When I realized where this process was going, I swung my leg over the platform onto the first rung and started down. A fire was the final incentive.

He seemed to hardly notice that I had climbed down the windmill. He just went about getting the fire started in the barrel. I started picking up random twigs, and an old brown paper sack that had blown into the yard.

Wordlessly, I walked up to heave the items into the fire. I waited for his go ahead as usual. Fire safety was an important lesson I had learned.

“Toss it in from over there,” he said, gesturing toward the north side of the barrel so that I would be up wind of the flames.

As I was doing this, he stepped over to the ladder that ran up the entire length of the windmill. He reached up, and with his hand struck the inside of the 1″x12″ that served as a rung. Off it came. He followed suit until all the steps on the ladder were gone up to the top of his head.
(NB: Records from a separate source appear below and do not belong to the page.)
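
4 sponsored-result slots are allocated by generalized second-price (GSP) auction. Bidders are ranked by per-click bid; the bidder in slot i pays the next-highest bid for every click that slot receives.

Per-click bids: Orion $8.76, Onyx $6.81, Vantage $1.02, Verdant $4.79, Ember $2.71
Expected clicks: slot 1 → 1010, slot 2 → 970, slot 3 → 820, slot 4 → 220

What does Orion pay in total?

Orion pays $6878.10

Per-click bids in order: $8.76 (Orion) > $6.81 (Onyx) > $4.79 (Verdant) > $2.71 (Ember) > $1.02 (Vantage)
Orion holds slot 1 → pays next bid $6.81 × 1010 clicks = $6878.10.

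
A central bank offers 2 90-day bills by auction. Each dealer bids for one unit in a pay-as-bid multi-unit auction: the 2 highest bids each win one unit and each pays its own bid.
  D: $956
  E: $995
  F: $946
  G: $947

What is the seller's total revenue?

Total revenue: $1,951

Sorting: 995 (E), 956 (D), 947 (G), 946 (F)
Top 2: E, D.
Total revenue = 995 + 956 = $1,951.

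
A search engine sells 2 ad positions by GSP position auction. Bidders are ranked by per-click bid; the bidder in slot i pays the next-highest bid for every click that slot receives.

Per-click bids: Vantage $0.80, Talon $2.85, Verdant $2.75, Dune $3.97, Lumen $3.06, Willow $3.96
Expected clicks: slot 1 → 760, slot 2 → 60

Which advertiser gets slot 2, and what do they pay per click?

Willow; $3.06 per click

Per-click bids in order: $3.97 (Dune) > $3.96 (Willow) > $3.06 (Lumen) > …
Slot 2 goes to the second-ranked bidder, Willow, who pays the next bid down: $3.06/click.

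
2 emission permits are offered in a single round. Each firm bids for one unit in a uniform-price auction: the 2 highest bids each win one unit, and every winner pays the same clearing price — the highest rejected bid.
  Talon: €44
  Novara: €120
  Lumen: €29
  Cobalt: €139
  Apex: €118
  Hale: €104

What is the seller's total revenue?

Sorting: 139 (Cobalt), 120 (Novara), 118 (Apex), 104 (Hale), …
Winners (2 units): Cobalt, Novara.
Clearing price = highest rejected bid = €118.
Total revenue = 2 × €118 = €236.

Total revenue: €236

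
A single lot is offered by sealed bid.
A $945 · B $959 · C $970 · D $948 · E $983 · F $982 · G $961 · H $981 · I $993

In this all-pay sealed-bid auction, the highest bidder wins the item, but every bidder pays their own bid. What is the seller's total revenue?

All-pay sealed-bid auction: the highest bidder wins the item, but every bidder pays their own bid.
Bids in order: 993 (I) > 983 (E) > 982 (F) > 981 (H) > 970 (C) > 961 (G) > …
Every bidder forfeits their bid regardless of winning.
Revenue = 945 + 959 + 970 + 948 + 983 + 982 + 961 + 981 + 993 = $8,722.

Total revenue: $8,722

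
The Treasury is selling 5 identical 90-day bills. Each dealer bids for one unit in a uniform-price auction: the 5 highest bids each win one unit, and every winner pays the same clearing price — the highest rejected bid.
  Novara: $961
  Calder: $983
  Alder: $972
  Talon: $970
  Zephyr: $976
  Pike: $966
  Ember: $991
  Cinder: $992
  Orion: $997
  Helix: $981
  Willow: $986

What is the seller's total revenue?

Total revenue: $4,905

Bids ranked high→low: 997 (Orion), 992 (Cinder), 991 (Ember), 986 (Willow), 983 (Calder), 981 (Helix), 976 (Zephyr), …
Winners (5 units): Orion, Cinder, Ember, Willow, Calder.
Highest unsuccessful bid: $981 → clearing price.
Total revenue = 5 × $981 = $4,905.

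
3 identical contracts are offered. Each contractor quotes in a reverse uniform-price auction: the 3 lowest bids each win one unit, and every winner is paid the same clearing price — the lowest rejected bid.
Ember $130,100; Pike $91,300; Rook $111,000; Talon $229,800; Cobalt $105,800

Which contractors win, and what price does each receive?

Pike, Cobalt, Rook; each is paid $130,100

Bids ranked low→high: 91,300 (Pike), 105,800 (Cobalt), 111,000 (Rook), 130,100 (Ember), 229,800 (Talon)
The 3 lowest are Pike, Cobalt, Rook.
Clearing price = lowest rejected bid = $130,100.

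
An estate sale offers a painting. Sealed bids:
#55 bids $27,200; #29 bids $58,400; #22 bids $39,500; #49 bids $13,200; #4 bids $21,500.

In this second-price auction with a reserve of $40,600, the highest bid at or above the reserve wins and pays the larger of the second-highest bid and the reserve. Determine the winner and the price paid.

#29 pays $40,600

Rule: the highest bid at or above the reserve wins and pays the larger of the second-highest bid and the reserve.
Sorting bids: 58,400 (#29) > 39,500 (#22) > 27,200 (#55) > 21,500 (#4) > 13,200 (#49)
#29 has the top bid at or above the reserve ($58,400).
max(second-highest $39,500, reserve $40,600) = $40,600.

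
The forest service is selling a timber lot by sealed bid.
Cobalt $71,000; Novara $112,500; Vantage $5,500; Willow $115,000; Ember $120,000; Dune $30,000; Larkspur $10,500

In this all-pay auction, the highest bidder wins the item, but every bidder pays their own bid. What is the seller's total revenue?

Rule: the highest bidder wins the item, but every bidder pays their own bid.
Bids in order: 120,000 (Ember) > 115,000 (Willow) > 112,500 (Novara) > 71,000 (Cobalt) > 30,000 (Dune) > 10,500 (Larkspur) > …
Every bidder forfeits their bid regardless of winning.
Revenue = 71,000 + 112,500 + 5,500 + 115,000 + 120,000 + 30,000 + 10,500 = $464,500.

Total revenue: $464,500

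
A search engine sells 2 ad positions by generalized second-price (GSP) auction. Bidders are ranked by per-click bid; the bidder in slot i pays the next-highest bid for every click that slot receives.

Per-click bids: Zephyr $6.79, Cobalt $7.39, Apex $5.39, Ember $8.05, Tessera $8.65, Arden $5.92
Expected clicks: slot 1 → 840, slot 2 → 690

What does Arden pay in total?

Ranked by bid: $8.65 (Tessera) > $8.05 (Ember) > $7.39 (Cobalt) > …
Arden ranks below slot 2 → no slot, pays nothing.

Arden pays $0.00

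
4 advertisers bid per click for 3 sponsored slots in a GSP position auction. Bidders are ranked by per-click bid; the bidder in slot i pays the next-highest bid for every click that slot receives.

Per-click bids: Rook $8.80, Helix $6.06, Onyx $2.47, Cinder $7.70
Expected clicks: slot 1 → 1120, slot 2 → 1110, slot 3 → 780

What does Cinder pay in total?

Cinder pays $6726.60

Sorting advertisers: $8.80 (Rook) > $7.70 (Cinder) > $6.06 (Helix) > $2.47 (Onyx)
Cinder holds slot 2 → pays next bid $6.06 × 1110 clicks = $6726.60.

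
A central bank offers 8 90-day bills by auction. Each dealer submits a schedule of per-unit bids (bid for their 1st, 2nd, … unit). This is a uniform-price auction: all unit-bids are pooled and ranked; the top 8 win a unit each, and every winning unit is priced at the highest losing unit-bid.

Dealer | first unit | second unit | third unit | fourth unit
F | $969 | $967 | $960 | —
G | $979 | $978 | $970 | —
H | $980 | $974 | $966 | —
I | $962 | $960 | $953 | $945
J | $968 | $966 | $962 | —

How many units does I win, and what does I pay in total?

Pooled unit-bids ranked (top 8): 980 (H-1), 979 (G-1), 978 (G-2), 974 (H-2), 970 (G-3), 969 (F-1), 968 (J-1), 967 (F-2)
Highest rejected unit-bid = $966.
I wins 0 unit(s) at $966 each.

I: 0 units, pays $0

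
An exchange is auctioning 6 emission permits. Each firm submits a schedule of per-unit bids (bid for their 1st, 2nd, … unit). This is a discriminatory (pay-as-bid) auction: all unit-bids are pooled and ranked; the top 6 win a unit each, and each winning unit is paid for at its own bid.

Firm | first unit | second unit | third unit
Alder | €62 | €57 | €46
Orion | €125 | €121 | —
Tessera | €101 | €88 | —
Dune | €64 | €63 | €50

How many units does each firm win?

Dune 2, Orion 2, Tessera 2

Pooled unit-bids ranked (top 6): 125 (Orion-1), 121 (Orion-2), 101 (Tessera-1), 88 (Tessera-2), 64 (Dune-1), 63 (Dune-2)
Next rejected bid: €62 (not a price — pay-as-bid).
Allocation: Dune 2, Orion 2, Tessera 2.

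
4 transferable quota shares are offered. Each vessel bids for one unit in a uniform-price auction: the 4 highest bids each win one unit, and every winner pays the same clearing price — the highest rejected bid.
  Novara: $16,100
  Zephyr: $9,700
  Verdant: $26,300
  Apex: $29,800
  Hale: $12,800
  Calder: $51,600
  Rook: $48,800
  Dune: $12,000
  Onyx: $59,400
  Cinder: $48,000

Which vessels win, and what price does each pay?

Ordering the bids: 59,400 (Onyx), 51,600 (Calder), 48,800 (Rook), 48,000 (Cinder), 29,800 (Apex), 26,300 (Verdant), …
Top 4: Onyx, Calder, Rook, Cinder.
First losing bid is Apex's $29,800, which sets the uniform price.

Onyx, Calder, Rook, Cinder; each pays $29,800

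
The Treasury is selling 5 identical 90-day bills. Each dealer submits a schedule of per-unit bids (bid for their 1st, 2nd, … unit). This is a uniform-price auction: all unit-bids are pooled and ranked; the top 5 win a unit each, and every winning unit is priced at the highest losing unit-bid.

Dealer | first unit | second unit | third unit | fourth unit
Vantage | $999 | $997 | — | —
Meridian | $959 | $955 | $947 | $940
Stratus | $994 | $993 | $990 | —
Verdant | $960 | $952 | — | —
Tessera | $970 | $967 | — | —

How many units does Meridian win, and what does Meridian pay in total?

Meridian: 0 units, pays $0

All unit-bids, highest first — top 5: 999 (Vantage-1), 997 (Vantage-2), 994 (Stratus-1), 993 (Stratus-2), 990 (Stratus-3)
First bid not allocated: $970.
Meridian wins 0 unit(s) at $970 each.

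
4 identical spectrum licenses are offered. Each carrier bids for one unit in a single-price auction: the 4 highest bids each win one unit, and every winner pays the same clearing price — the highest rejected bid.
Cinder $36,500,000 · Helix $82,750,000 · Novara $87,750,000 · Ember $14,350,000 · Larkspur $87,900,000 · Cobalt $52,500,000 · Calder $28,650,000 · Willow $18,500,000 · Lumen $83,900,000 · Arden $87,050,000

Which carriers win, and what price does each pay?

Larkspur, Novara, Arden, Lumen; each pays $82,750,000

Bids ranked high→low: 87,900,000 (Larkspur), 87,750,000 (Novara), 87,050,000 (Arden), 83,900,000 (Lumen), 82,750,000 (Helix), 52,500,000 (Cobalt), …
The 4 highest are Larkspur, Novara, Arden, Lumen.
Clearing price = highest rejected bid = $82,750,000.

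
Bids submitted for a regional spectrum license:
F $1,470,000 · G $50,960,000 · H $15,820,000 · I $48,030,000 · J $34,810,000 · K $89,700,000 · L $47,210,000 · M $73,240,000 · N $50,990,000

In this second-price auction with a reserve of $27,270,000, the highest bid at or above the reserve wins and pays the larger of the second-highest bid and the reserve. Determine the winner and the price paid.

K pays $73,240,000

Sorting bids: 89,700,000 (K) > 73,240,000 (M) > 50,990,000 (N) > 50,960,000 (G) > 48,030,000 (I) > 47,210,000 (L) > …
Highest eligible bid: K at $89,700,000.
Second-highest bid $73,240,000 exceeds the reserve $27,270,000 → payment $73,240,000.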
He took the pieces of wood that had served as rungs and stacked them together. He had dismantled the low end of the ladder discreetly but quickly. And tending to the fire was consuming my attention.

“We’ll let that fire die down. I just wanted those grass burrs to get burned up,” he said, gesturing toward the fire. “Let’s get a hammer and get these nails out of these boards. This is good wood. We can use it for something else.”

When we were finished, the wood was stacked neatly inside the shed. The nails we had removed were separated into two small piles. One pile contained the handful of nails that were straight enough or could be straightened for reuse. The others were set aside to be discarded altogether.